Even among Republicans, opposition to same-sex marriage is increasingly tenuous, particularly along two axes. First, self-described tea-party Republicans oppose gay marriage 84/13, while Republicans who describe themselves as neutral toward or opposed to the Tea Party oppose gay marriage by smaller 62/34 and 52/47 splits, respectively. This is a more or less momentous split depending on how credible one finds evidence that tea-party membership is in sharp decline.
Second, and perhaps most critically, exit polling shows that 51 percent of Republicans under 30 support gay marriage in their state. If this datum alone holds, one might think, gay marriage is a fait accompli in the near to medium term. And indeed, the polls report just that feeling among the broader public: 83 percent of voters, supporters and opponents included, think that gay marriage will be legal nationally in the next five to ten years.
But is a Republican party that is broadly pro-gay-marriage an inevitability, and sooner than later?
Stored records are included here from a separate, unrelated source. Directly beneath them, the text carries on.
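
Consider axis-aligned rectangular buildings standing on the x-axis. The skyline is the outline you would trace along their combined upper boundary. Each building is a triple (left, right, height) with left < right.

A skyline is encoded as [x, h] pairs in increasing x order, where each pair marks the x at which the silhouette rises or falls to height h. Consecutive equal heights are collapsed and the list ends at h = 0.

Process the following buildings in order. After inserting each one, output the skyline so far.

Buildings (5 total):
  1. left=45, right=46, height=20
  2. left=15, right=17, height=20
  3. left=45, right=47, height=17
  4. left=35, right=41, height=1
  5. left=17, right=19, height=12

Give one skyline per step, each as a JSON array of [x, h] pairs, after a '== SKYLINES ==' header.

== SKYLINES ==
[[45,20],[46,0]]
[[15,20],[17,0],[45,20],[46,0]]
[[15,20],[17,0],[45,20],[46,17],[47,0]]
[[15,20],[17,0],[35,1],[41,0],[45,20],[46,17],[47,0]]
[[15,20],[17,12],[19,0],[35,1],[41,0],[45,20],[46,17],[47,0]]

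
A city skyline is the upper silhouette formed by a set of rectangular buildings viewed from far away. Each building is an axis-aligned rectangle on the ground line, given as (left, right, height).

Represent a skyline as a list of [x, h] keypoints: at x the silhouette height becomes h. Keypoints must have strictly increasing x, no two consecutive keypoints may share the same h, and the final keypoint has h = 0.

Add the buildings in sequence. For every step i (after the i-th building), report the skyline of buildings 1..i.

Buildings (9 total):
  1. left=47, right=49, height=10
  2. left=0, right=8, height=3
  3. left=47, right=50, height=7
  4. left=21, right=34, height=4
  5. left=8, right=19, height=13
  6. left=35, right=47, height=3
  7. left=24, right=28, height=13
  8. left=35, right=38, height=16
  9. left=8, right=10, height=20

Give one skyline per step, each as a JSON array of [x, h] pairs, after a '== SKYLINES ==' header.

== SKYLINES ==
[[47,10],[49,0]]
[[0,3],[8,0],[47,10],[49,0]]
[[0,3],[8,0],[47,10],[49,7],[50,0]]
[[0,3],[8,0],[21,4],[34,0],[47,10],[49,7],[50,0]]
[[0,3],[8,13],[19,0],[21,4],[34,0],[47,10],[49,7],[50,0]]
[[0,3],[8,13],[19,0],[21,4],[34,0],[35,3],[47,10],[49,7],[50,0]]
[[0,3],[8,13],[19,0],[21,4],[24,13],[28,4],[34,0],[35,3],[47,10],[49,7],[50,0]]
[[0,3],[8,13],[19,0],[21,4],[24,13],[28,4],[34,0],[35,16],[38,3],[47,10],[49,7],[50,0]]
[[0,3],[8,20],[10,13],[19,0],[21,4],[24,13],[28,4],[34,0],[35,16],[38,3],[47,10],[49,7],[50,0]]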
Here the data is perhaps less definitive than it looks on the surface. Consider the above datum, which shows that young Republicans support gay marriage in their state. This, of course, fails to capture a number of distinctions that most Republicans and conservatives consider important to the gay-marriage debate. Does support among young Republicans for “freedom to marry” in one’s state of residence imply support for federal intervention in the marriage question?